It may seem out of place to include Michael Ayrton’s minotaur etchings in a collection of erotica, but the connection is far from tenuous. A reminder of the story first. After ascending the throne of the island of Crete, Minos competed with his brothers as ruler. Minos prayed to the sea god Poseidon to send him a snow-white bull as a sign of the gods’ favour. Minos was to sacrifice the bull to honour Poseidon, but the bull was so beautiful that he decided instead to keep him. Minos believed that the god would accept a substitute sacrifice. To punish Minos, Poseidon made Minos’ wife Pasiphaë fall in love with the bull. Pasiphaë had the craftsman Daedalus fashion a hollow wooden cow, into which she climbed in order to mate with the bull. The monstrous minotaur was the result. Pasiphaë nursed the minotaur, but as he grew in size he became ferocious. As the unnatural offspring of a woman and a beast, the minotaur had no natural source of nourishment, and thus devoured humans for sustenance. Minos, following advice from the oracle at Delphi, had Daedalus construct a labyrinth to keep the minotaur under control.

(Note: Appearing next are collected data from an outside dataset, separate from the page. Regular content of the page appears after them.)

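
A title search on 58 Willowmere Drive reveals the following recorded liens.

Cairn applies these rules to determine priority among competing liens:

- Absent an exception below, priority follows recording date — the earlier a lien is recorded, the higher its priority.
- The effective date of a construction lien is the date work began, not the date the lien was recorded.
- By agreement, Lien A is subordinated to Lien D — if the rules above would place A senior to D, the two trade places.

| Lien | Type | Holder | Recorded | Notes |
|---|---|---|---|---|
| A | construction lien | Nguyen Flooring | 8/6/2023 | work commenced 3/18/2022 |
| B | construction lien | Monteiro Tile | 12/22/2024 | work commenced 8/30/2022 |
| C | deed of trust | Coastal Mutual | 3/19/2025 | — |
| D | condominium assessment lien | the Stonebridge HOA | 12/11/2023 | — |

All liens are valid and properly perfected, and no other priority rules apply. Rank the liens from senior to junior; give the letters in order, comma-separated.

D, B, A, C

Effective dates after the stated exceptions: A is treated as recorded 3/18/2022, the work-commencement date; B's effective date is 8/30/2022, when work began.
Sorted by effective date: A (3/18/2022), B (8/30/2022), D (12/11/2023), C (3/19/2025).
Because A would otherwise rank above D, the subordination swaps them.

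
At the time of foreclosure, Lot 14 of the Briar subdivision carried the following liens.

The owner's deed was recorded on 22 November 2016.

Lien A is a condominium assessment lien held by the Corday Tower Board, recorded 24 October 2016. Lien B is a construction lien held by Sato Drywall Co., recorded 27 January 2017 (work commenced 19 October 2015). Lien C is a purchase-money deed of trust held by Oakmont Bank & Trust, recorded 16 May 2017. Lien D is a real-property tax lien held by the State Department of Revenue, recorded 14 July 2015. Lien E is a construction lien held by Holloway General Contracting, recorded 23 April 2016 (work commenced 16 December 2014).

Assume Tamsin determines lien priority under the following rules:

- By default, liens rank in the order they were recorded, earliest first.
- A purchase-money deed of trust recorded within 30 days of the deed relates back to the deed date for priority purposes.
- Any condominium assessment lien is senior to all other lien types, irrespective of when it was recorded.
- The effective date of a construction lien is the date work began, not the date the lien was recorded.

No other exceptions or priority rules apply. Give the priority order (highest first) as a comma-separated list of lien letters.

First, effective dates: B's effective date is 19 October 2015, when work began; C was recorded 175 days after the deed, outside the 30-day window, so it keeps its recording date; E's effective date is 16 December 2014, when work began.
A, as a condominium assessment lien, has superpriority and ranks first.
Remaining liens by effective date: E (16 December 2014), D (14 July 2015), B (19 October 2015), C (16 May 2017).

A, E, D, B, C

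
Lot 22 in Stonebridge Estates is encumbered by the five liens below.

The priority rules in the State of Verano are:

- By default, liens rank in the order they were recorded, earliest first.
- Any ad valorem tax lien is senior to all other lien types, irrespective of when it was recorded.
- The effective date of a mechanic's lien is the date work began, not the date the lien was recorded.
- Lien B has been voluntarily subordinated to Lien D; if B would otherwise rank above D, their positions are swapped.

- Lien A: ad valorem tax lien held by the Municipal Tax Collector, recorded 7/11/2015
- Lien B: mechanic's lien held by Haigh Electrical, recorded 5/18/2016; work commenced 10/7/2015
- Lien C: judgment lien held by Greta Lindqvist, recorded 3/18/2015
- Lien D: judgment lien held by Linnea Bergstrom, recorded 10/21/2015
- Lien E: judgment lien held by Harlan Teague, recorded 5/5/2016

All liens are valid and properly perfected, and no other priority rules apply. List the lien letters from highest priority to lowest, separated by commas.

A, C, D, B, E

Effective dates after the stated exceptions: B's effective date is 10/7/2015, when work began.
A is an ad valorem tax lien, so it outranks all other liens regardless of date.
Remaining liens by effective date: C (3/18/2015), B (10/7/2015), D (10/21/2015), E (5/5/2016).
The subordination applies — B was senior to D — so B and D swap.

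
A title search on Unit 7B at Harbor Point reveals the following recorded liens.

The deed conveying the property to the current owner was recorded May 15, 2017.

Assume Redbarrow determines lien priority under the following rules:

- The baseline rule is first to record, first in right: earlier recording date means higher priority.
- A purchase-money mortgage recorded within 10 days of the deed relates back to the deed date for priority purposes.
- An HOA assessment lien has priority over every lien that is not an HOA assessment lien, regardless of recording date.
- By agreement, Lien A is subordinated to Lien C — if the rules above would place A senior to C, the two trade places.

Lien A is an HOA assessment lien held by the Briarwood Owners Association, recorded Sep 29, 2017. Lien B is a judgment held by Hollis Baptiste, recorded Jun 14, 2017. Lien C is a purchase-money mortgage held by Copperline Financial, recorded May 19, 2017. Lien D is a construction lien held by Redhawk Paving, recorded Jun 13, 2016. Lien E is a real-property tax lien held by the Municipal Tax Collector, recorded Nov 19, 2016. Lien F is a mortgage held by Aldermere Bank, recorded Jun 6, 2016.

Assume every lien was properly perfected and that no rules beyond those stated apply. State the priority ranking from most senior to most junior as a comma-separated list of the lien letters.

Effective dates: C's effective date is the deed date, May 15, 2017.
A is an HOA assessment lien and takes priority over every other lien.
The other liens, earliest effective date first: F (Jun 6, 2016), D (Jun 13, 2016), E (Nov 19, 2016), C (May 15, 2017), B (Jun 14, 2017).
A is senior to C before the subordination, so the two trade places.

C, F, D, E, A, B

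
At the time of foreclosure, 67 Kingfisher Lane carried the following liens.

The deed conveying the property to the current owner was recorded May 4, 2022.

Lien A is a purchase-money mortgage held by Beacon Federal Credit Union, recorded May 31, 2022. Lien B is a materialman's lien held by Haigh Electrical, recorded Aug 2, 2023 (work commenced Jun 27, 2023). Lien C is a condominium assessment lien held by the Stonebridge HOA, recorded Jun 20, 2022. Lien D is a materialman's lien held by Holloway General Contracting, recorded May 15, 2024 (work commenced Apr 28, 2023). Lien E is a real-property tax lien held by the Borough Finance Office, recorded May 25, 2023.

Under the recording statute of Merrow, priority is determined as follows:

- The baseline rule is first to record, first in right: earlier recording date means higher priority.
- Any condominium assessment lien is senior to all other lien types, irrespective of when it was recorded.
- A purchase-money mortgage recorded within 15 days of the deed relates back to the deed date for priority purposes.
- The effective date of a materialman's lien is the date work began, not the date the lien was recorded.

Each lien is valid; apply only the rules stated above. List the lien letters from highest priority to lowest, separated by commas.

Effective dates: A was recorded 27 days after the deed — beyond 15 days — so no relation-back applies; B is treated as recorded Jun 27, 2023, the work-commencement date; D's effective date is Apr 28, 2023, when work began.
C is a condominium assessment lien, so it outranks all other liens regardless of date.
Ordering the rest by effective date: A (May 31, 2022), D (Apr 28, 2023), E (May 25, 2023), B (Jun 27, 2023).

C, A, D, E, B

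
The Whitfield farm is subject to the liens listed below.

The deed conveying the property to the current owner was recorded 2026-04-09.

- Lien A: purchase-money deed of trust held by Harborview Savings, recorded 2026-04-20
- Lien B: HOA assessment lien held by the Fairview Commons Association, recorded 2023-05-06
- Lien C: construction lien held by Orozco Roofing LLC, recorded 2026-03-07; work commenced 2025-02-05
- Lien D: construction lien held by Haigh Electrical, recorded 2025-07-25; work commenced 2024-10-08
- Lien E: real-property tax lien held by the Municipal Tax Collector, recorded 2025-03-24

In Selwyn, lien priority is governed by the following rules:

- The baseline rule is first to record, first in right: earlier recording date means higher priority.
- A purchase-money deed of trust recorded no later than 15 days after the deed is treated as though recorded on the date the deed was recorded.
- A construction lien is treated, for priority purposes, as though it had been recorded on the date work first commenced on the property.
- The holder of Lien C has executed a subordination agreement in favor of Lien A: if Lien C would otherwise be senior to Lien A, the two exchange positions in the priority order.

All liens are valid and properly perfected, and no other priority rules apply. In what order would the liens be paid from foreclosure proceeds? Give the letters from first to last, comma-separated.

Effective dates: A's effective date is the deed date, 2026-04-09; C's effective date is 2025-02-05, when work began; D is treated as recorded 2024-10-08, the work-commencement date.
Ordering by effective date: B (2023-05-06), D (2024-10-08), C (2025-02-05), E (2025-03-24), A (2026-04-09).
Because C would otherwise rank above A, the subordination swaps them.

B, D, A, E, C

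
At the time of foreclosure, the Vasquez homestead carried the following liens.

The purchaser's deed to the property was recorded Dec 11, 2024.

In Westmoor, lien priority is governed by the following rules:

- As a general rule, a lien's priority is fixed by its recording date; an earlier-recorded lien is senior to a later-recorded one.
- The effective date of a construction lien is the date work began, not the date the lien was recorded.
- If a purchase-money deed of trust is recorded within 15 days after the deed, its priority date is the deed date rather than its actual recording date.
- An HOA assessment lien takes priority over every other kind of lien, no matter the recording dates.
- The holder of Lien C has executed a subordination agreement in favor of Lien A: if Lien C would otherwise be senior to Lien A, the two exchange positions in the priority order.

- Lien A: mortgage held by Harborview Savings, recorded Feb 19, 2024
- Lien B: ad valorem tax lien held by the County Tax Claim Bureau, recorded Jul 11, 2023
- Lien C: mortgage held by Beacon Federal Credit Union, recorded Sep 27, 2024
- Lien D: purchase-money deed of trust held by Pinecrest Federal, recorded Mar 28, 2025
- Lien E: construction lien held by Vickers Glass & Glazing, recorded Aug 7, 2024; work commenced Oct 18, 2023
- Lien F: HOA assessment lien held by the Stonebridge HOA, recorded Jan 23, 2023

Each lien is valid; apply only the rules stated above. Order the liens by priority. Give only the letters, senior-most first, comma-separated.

Effective dates: D was recorded 107 days after the deed, outside the 15-day window, so it keeps its recording date; E's effective date is Oct 18, 2023, when work began.
F, as an HOA assessment lien, has superpriority and ranks first.
Ordering the rest by effective date: B (Jul 11, 2023), E (Oct 18, 2023), A (Feb 19, 2024), C (Sep 27, 2024), D (Mar 28, 2025).
C already ranks below A; the subordination has no effect.

F, B, E, A, C, D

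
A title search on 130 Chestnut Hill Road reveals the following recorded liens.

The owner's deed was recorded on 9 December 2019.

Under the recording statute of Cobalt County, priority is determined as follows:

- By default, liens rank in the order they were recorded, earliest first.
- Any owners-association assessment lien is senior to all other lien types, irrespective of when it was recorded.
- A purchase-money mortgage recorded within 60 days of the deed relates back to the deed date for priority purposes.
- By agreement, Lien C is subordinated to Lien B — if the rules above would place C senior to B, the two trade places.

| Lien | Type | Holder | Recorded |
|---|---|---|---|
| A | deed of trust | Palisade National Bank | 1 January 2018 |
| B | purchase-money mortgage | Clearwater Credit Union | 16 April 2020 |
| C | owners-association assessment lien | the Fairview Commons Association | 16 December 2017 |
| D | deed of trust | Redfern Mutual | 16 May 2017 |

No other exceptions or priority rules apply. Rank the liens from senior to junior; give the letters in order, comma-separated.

B, D, A, C

Effective dates after the stated exceptions: B was recorded 129 days after the deed, outside the 60-day window, so it keeps its recording date.
C is an owners-association assessment lien, so it outranks all other liens regardless of date.
Ordering the rest by effective date: D (16 May 2017), A (1 January 2018), B (16 April 2020).
C would otherwise be senior to B, so under the subordination agreement C and B exchange positions.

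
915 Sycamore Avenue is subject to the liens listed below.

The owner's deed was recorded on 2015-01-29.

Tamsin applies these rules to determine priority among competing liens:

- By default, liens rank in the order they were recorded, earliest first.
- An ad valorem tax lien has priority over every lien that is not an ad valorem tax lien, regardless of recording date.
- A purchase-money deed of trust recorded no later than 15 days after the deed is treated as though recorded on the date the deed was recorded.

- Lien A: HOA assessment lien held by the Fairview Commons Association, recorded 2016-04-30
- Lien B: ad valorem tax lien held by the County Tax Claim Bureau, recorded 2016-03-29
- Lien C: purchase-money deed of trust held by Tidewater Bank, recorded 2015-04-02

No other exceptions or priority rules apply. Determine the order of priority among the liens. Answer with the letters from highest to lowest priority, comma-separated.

First, effective dates: C was recorded 63 days after the deed — beyond 15 days — so no relation-back applies.
B is an ad valorem tax lien, so it outranks all other liens regardless of date.
Ordering the rest by effective date: C (2015-04-02), A (2016-04-30).

B, C, A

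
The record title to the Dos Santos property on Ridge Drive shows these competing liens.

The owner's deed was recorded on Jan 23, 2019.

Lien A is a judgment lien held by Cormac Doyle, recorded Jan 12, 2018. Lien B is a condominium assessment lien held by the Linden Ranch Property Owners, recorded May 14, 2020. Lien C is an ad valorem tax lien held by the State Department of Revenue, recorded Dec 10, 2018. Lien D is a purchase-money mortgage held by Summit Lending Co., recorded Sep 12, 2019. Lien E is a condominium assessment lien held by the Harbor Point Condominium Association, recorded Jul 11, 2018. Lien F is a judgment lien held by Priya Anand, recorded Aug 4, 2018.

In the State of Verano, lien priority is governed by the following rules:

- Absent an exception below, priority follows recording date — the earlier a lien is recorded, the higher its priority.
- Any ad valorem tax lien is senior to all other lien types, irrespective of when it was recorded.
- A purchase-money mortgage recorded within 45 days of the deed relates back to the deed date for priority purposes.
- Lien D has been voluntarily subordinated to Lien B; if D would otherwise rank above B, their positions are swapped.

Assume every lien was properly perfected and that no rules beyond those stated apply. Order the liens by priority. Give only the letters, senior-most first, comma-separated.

C, A, E, F, B, D

First, effective dates: D was recorded 232 days after the deed, outside the 45-day window, so it keeps its recording date.
C is an ad valorem tax lien, so it outranks all other liens regardless of date.
Ordering the rest by effective date: A (Jan 12, 2018), E (Jul 11, 2018), F (Aug 4, 2018), D (Sep 12, 2019), B (May 14, 2020).
D would otherwise be senior to B, so under the subordination agreement D and B exchange positions.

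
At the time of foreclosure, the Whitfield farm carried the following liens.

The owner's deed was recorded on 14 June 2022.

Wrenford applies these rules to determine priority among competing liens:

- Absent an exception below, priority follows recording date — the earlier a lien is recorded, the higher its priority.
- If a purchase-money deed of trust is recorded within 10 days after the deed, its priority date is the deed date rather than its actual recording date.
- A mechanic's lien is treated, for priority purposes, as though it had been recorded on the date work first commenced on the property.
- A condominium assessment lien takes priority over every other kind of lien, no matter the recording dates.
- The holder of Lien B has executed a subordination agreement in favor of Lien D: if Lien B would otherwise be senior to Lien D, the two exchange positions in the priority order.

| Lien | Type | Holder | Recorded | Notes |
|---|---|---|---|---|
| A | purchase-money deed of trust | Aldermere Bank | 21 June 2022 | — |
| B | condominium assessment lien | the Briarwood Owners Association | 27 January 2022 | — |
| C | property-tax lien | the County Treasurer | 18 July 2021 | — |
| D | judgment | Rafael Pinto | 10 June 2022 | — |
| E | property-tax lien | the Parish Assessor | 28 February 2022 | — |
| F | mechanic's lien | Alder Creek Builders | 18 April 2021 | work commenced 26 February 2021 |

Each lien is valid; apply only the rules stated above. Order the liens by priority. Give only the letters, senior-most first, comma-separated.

Adjusting effective dates: A was recorded within the 10-day window, so its effective date is the deed date 14 June 2022; F's effective date is 26 February 2021, when work began.
B is a condominium assessment lien and takes priority over every other lien.
Among the remaining liens, by effective date: F (26 February 2021), C (18 July 2021), E (28 February 2022), D (10 June 2022), A (14 June 2022).
Because B would otherwise rank above D, the subordination swaps them.

D, F, C, E, B, A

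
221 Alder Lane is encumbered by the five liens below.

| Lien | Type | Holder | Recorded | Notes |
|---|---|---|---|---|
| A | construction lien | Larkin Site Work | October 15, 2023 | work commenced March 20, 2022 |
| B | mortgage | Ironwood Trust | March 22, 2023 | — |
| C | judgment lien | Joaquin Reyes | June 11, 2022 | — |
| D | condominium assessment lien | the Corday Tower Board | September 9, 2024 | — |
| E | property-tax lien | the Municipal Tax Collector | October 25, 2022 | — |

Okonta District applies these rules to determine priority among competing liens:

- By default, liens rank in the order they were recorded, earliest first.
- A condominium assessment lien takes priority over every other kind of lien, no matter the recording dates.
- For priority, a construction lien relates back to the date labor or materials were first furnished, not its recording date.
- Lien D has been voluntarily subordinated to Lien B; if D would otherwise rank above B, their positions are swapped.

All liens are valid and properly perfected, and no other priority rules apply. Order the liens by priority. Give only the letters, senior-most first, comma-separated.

Effective dates: A's effective date is March 20, 2022, when work began.
As a condominium assessment lien, D is senior to every other lien.
Remaining liens by effective date: A (March 20, 2022), C (June 11, 2022), E (October 25, 2022), B (March 22, 2023).
The subordination applies — D was senior to B — so D and B swap.

B, A, C, E, D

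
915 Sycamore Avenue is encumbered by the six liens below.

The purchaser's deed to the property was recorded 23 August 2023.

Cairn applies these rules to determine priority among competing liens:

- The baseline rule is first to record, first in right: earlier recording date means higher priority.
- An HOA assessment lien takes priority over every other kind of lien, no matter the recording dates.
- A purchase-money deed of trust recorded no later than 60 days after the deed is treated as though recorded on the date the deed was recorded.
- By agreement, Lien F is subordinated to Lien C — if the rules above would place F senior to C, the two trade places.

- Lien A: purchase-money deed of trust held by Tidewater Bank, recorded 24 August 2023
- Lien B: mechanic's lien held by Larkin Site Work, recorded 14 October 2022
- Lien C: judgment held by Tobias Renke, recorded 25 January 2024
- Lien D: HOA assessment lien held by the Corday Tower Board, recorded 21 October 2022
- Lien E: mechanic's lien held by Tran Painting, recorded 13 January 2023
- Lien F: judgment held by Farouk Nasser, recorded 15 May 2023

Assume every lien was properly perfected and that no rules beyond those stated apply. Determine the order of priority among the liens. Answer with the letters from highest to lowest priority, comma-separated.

D, B, E, C, A, F

First, effective dates: A's effective date is the deed date, 23 August 2023.
As an HOA assessment lien, D is senior to every other lien.
Remaining liens by effective date: B (14 October 2022), E (13 January 2023), F (15 May 2023), A (23 August 2023), C (25 January 2024).
The subordination applies — F was senior to C — so F and C swap.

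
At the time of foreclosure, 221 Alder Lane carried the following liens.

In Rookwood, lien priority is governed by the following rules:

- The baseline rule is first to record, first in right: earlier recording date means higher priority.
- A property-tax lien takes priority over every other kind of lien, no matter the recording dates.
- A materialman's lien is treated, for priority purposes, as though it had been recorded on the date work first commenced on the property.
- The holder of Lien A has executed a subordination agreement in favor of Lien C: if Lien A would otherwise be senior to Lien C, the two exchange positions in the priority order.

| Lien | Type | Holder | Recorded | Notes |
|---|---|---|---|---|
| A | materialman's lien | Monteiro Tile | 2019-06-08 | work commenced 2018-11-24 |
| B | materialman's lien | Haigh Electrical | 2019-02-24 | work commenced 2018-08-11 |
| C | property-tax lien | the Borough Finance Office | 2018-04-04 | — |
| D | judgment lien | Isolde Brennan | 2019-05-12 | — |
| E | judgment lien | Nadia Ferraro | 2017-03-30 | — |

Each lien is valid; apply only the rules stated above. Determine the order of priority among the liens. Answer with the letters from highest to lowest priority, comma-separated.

Effective dates: A relates back to 2018-11-24 (work commenced); B's effective date is 2018-08-11, when work began.
C, as a property-tax lien, has superpriority and ranks first.
The other liens, earliest effective date first: E (2017-03-30), B (2018-08-11), A (2018-11-24), D (2019-05-12).
A is already junior to C, so the subordination agreement changes nothing.

C, E, B, A, D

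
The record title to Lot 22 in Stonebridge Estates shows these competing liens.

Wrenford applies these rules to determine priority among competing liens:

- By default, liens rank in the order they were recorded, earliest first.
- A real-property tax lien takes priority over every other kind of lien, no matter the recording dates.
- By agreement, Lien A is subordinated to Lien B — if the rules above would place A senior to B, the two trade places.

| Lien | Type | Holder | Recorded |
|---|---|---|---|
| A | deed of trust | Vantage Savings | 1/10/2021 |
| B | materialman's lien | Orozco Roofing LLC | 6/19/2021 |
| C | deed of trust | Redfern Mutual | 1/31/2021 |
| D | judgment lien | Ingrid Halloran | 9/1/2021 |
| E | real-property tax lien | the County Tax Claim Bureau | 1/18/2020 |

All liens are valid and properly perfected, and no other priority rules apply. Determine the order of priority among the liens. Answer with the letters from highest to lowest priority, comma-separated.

E is a real-property tax lien, so it outranks all other liens regardless of date.
The other liens, earliest effective date first: A (1/10/2021), C (1/31/2021), B (6/19/2021), D (9/1/2021).
A would otherwise be senior to B, so under the subordination agreement A and B exchange positions.

E, B, C, A, D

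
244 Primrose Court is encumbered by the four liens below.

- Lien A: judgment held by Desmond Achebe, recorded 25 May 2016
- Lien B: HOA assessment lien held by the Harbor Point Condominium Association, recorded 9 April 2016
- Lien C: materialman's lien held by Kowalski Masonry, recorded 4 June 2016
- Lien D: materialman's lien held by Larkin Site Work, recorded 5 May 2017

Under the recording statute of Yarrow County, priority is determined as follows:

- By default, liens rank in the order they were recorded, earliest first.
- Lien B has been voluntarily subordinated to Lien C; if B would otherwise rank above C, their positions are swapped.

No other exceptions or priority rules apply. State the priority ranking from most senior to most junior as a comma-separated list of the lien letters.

C, A, B, D

Ordering by effective date: B (9 April 2016), A (25 May 2016), C (4 June 2016), D (5 May 2017).
Because B would otherwise rank above C, the subordination swaps them.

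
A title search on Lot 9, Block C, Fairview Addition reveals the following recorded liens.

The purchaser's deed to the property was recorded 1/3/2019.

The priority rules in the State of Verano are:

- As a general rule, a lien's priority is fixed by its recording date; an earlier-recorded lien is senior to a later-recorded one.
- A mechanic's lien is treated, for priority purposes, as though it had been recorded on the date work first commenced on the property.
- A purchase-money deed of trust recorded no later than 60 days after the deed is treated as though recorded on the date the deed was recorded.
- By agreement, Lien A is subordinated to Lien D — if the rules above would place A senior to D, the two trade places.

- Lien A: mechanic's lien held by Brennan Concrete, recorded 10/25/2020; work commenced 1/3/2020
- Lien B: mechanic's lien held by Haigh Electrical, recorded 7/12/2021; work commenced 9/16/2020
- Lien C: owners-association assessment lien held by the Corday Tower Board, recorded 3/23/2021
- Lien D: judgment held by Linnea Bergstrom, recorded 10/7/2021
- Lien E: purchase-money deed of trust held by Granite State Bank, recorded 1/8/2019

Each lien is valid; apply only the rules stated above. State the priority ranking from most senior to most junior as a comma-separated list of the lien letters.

Effective dates: A relates back to 1/3/2020 (work commenced); B relates back to 9/16/2020 (work commenced); E was recorded within the 60-day window, so its effective date is the deed date 1/3/2019.
Ordering by effective date: E (1/3/2019), A (1/3/2020), B (9/16/2020), C (3/23/2021), D (10/7/2021).
Because A would otherwise rank above D, the subordination swaps them.

E, D, B, C, A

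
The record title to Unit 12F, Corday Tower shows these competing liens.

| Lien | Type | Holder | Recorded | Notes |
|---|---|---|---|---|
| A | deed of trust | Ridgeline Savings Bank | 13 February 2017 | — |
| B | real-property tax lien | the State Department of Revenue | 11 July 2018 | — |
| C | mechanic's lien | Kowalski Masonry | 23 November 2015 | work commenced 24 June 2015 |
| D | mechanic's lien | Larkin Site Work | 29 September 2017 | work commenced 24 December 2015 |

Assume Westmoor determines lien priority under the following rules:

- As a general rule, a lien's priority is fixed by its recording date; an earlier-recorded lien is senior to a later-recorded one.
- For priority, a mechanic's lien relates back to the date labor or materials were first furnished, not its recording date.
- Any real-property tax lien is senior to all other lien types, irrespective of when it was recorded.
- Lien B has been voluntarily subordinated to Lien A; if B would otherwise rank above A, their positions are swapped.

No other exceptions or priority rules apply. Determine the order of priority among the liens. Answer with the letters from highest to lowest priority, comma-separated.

Effective dates: C is treated as recorded 24 June 2015, the work-commencement date; D's effective date is 24 December 2015, when work began.
B is a real-property tax lien, so it outranks all other liens regardless of date.
Ordering the rest by effective date: C (24 June 2015), D (24 December 2015), A (13 February 2017).
Because B would otherwise rank above A, the subordination swaps them.

A, C, D, B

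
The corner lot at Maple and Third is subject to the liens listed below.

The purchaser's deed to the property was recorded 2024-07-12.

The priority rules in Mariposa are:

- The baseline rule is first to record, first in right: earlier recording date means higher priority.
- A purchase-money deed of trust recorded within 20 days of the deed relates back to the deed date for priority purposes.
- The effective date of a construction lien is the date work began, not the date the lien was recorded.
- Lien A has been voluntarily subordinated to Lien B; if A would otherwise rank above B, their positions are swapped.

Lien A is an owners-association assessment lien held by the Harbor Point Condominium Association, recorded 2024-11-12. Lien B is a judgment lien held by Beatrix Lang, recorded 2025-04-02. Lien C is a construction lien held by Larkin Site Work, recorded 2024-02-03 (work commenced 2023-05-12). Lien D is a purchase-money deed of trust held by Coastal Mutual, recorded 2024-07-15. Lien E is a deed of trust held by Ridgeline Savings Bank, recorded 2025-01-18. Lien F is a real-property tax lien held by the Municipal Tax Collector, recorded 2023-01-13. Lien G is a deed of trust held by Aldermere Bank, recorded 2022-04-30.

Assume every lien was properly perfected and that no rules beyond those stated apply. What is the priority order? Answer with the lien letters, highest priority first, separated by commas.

Effective dates after the stated exceptions: C relates back to 2023-05-12 (work commenced); D relates back to the deed date 2024-07-12.
Sorted by effective date: G (2022-04-30), F (2023-01-13), C (2023-05-12), D (2024-07-12), A (2024-11-12), E (2025-01-18), B (2025-04-02).
A would otherwise be senior to B, so under the subordination agreement A and B exchange positions.

G, F, C, D, B, E, A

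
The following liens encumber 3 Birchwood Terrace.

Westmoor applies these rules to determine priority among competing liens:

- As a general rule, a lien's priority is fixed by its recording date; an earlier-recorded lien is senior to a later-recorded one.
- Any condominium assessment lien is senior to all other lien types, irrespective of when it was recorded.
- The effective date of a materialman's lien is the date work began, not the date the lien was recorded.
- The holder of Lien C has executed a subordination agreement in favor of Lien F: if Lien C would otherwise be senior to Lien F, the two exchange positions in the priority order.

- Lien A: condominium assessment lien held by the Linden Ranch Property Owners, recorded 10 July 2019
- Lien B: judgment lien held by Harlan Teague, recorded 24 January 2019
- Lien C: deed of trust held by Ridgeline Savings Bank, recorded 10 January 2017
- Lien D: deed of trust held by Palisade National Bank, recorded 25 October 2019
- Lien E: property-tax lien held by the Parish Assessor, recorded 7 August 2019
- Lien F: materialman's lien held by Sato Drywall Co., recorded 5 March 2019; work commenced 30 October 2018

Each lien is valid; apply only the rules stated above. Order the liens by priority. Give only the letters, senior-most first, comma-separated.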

So in the story of the minotaur we have all the elements of human and superhuman love and lust, including the all-important aspect of a power beyond human control and needing to be contained. It sounds rather like an uncontrolled and uncontrollable sexual urge, hence the logic for including this important portfolio.
The minotaur was a powerful archetype which occupied Michael Ayrton for over ten years of his artistic life. Beginning in 1961, he wrote and created many works associated with the myths of the minotaur and Daedalus, the legendary inventor and maze builder. Related works include bronze sculptures, the autobiographical novel The Maze Maker (1967), and this series of minotaur etchings.
At the centre of the maze, in all meanings of the expression, is the minotaur, and Michael Ayrton’s identification of himself with the minotaur lies at the root of his compulsive images. Half bull and half man, the minotaur stands isolated among the hybrids of the classical world. Whereas satyrs and centaurs symbolise the animal urges of man held in check by civilisation, the minotaur represents, in the words of John Berger, ‘the animal in captivity of an almost human form, and the suffering which is caused by aspiration and sensibility being rejected because they exist in an unattractive, untamed, uncivilised body’. Here it represents Ayrton’s frustration at never being able to communicate fully with the world.